A Short History of Icons
Icons: a door or the window into eternity. The idea of an icon as a window refers to one looking into the eternal, but as a door one enters into the communion of the eternal, into the heavenly.
In the history of icons there is a continuity and yet variety. Time tradition and culture span and intertwine the tradition and spiritual reality of the icon. Icon painting is a "priestly work" where the iconagrapher takes that which is earthly and transcends through the icon painting into the heavenly. For God is present in all his creation and there is the beauty of God in all.

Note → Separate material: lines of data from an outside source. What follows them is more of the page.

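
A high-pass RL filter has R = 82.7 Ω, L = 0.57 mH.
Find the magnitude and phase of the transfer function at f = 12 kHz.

Step 1 — Angular frequency: ω = 2π·1.2e+04 = 7.54e+04 rad/s.
Step 2 — Transfer function: H(jω) = jωL/(R + jωL).
Step 3 — Numerator jωL = j·42.98; denominator R + jωL = 82.7 + j42.98.
Step 4 — H = 0.2126 + j0.4092.
Step 5 — Magnitude: |H| = 0.4611 (-6.7 dB); phase: φ = 62.5°.

|H| = 0.4611 (-6.7 dB), φ = 62.5°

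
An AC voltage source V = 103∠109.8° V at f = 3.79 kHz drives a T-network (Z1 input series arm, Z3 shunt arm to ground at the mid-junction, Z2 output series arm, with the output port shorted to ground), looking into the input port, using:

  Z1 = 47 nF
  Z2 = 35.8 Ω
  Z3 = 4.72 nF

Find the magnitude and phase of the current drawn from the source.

Step 1 — Angular frequency: ω = 2π·f = 2π·3790 = 2.381e+04 rad/s.
Step 2 — Component impedances:
  Z1: Z = 1/(jωC) = -j/(ω·C) = 0 - j893.5 Ω
  Z2: Z = R = 35.8 Ω
  Z3: Z = 1/(jωC) = -j/(ω·C) = 0 - j8897 Ω
Step 3 — With the output port shorted to ground, the output series arm Z2 runs from the junction to ground; the shunt arm Z3 also runs from the junction to ground. They appear in parallel: Z3 || Z2 = 35.8 - j0.1441 Ω.
Step 4 — Series with input arm Z1: Z_in = Z1 + (Z3 || Z2) = 35.8 - j893.6 Ω = 894.3∠-87.7° Ω.
Step 5 — Source phasor: V = 103∠109.8° V = -34.89 + j96.91 V.
Step 6 — Ohm's law: I = V / Z_total = (-34.89 + j96.91) / (35.8 - j893.6) = -0.1098 - j0.03464 A.
Step 7 — Convert to polar: |I| = 0.1152 A, ∠I = -162.5°.

I = 0.1152∠-162.5° A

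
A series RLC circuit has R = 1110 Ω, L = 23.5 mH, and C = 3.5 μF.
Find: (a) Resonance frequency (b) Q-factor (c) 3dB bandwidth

Step 1 — Resonance condition Im(Z)=0 gives ω₀ = 1/√(LC).
Step 2 — ω₀ = 1/√(0.0235·3.5e-06) = 3487 rad/s.
Step 3 — f₀ = ω₀/(2π) = 554.9 Hz.
Step 4 — Series Q: Q = ω₀L/R = 3487·0.0235/1110 = 0.07382.
Step 5 — 3dB bandwidth: Δω = ω₀/Q = 4.723e+04 rad/s; BW = Δω/(2π) = 7518 Hz.

(a) f₀ = 554.9 Hz  (b) Q = 0.07382  (c) BW = 7518 Hz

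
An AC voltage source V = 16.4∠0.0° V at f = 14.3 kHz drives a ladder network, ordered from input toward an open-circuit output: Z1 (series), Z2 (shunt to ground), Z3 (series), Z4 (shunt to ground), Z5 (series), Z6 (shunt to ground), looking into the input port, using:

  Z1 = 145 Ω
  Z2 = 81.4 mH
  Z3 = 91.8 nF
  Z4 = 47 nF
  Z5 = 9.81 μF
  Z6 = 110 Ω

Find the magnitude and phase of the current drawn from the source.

Step 1 — Angular frequency: ω = 2π·f = 2π·1.43e+04 = 8.985e+04 rad/s.
Step 2 — Component impedances:
  Z1: Z = R = 145 Ω
  Z2: Z = jωL = j·8.985e+04·0.0814 = 0 + j7314 Ω
  Z3: Z = 1/(jωC) = -j/(ω·C) = 0 - j121.2 Ω
  Z4: Z = 1/(jωC) = -j/(ω·C) = 0 - j236.8 Ω
  Z5: Z = 1/(jωC) = -j/(ω·C) = 0 - j1.135 Ω
  Z6: Z = R = 110 Ω
Step 3 — Ladder network (open output): work backward from the far end, alternating series and parallel combinations. Z_in = 238.9 - j166.4 Ω = 291.2∠-34.9° Ω.
Step 4 — Source phasor: V = 16.4∠0.0° V = 16.4 V.
Step 5 — Ohm's law: I = V / Z_total = (16.4) / (238.9 - j166.4) = 0.04621 + j0.0322 A.
Step 6 — Convert to polar: |I| = 0.05632 A, ∠I = 34.9°.

I = 0.05632∠34.9° A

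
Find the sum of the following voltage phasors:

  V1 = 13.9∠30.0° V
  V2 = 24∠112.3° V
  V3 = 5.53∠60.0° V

Step 1 — Convert each phasor to rectangular form:
  V1 = 13.9·(cos(30.0°) + j·sin(30.0°)) = 12.04 + j6.95 V
  V2 = 24·(cos(112.3°) + j·sin(112.3°)) = -9.107 + j22.21 V
  V3 = 5.53·(cos(60.0°) + j·sin(60.0°)) = 2.765 + j4.789 V
Step 2 — Sum components: V_total = 5.696 + j33.94 V.
Step 3 — Convert to polar: |V_total| = 34.42 V, ∠V_total = 80.5°.

V_total = 34.42∠80.5° V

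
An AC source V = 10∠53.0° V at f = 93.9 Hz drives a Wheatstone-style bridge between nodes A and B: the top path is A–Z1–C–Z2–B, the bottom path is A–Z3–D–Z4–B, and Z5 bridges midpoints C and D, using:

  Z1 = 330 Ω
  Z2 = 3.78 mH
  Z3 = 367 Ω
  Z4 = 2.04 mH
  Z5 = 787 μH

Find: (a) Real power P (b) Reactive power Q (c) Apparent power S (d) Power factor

Step 1 — Angular frequency: ω = 2π·f = 2π·93.9 = 590 rad/s.
Step 2 — Component impedances:
  Z1: Z = R = 330 Ω
  Z2: Z = jωL = j·590·0.00378 = 0 + j2.23 Ω
  Z3: Z = R = 367 Ω
  Z4: Z = jωL = j·590·0.00204 = 0 + j1.204 Ω
  Z5: Z = jωL = j·590·0.000787 = 0 + j0.4643 Ω
Step 3 — Bridge requires nodal analysis (the Z5 bridge couples midpoints C and D, so the two paths cannot be reduced to a simple series/parallel combination). Setting node B to ground and injecting 1 A at node A, the 3-node admittance system at A, C, D solves to V_A = Z_AB = 173.8 + j0.7944 Ω = 173.8∠0.3° Ω.
Step 4 — Source phasor: V = 10∠53.0° V = 6.018 + j7.986 V.
Step 5 — Current: I = V / Z = 0.03484 + j0.0458 A = 0.05755∠52.7° A.
Step 6 — Complex power: S = V·I* = 0.5755 + j0.002631 VA.
Step 7 — Real power: P = Re(S) = 0.5755 W.
Step 8 — Reactive power: Q = Im(S) = 0.002631 VAR.
Step 9 — Apparent power: |S| = 0.5755 VA.
Step 10 — Power factor: PF = P/|S| = 1 (lagging).

(a) P = 0.5755 W  (b) Q = 0.002631 VAR  (c) S = 0.5755 VA  (d) PF = 1 (lagging)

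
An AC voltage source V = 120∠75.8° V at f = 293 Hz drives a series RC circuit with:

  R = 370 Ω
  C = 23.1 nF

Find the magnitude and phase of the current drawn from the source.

Step 1 — Angular frequency: ω = 2π·f = 2π·293 = 1841 rad/s.
Step 2 — Component impedances:
  R: Z = R = 370 Ω
  C: Z = 1/(jωC) = -j/(ω·C) = 0 - j2.351e+04 Ω
Step 3 — Series combination: Z_total = R + C = 370 - j2.351e+04 Ω = 2.352e+04∠-89.1° Ω.
Step 4 — Source phasor: V = 120∠75.8° V = 29.44 + j116.3 V.
Step 5 — Ohm's law: I = V / Z_total = (29.44 + j116.3) / (370 - j2.351e+04) = -0.004926 + j0.001329 A.
Step 6 — Convert to polar: |I| = 0.005103 A, ∠I = 164.9°.

I = 0.005103∠164.9° A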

The word icon comes from the greek eikona, image or likeness. We are made in the image and likeness of God, but Jesus is the true Image of God made flesh. It is the incarnation that brought the icon to life. The first icon is traditionaly that icon not painted by human hands, the vera icon or the true icon, Veronica, the veil that she gave Jesus and on which He wiped His face, His image was miraculously imprinted on the cloth. Jesus being the I Am made flesh, God made man now makes it possible to represent His image and likeness for He took on flesh.
Saint John Damascus
... I worship the one... who was formed as I was,
who clothed Himself in creation without debasement
or departing from His divinity, that He might raise
my nature in glory and make it a partaker of His divine nature.
So the icon is an entering into that which Christ has made divine, that which we are able to paricipate in and enter into especialy through the communion of the saints. It is this image and likeness that we venerate and honor in the saints, Christ shining forth through them, holiness as an image or icon of Christ in the saints, and in all creation.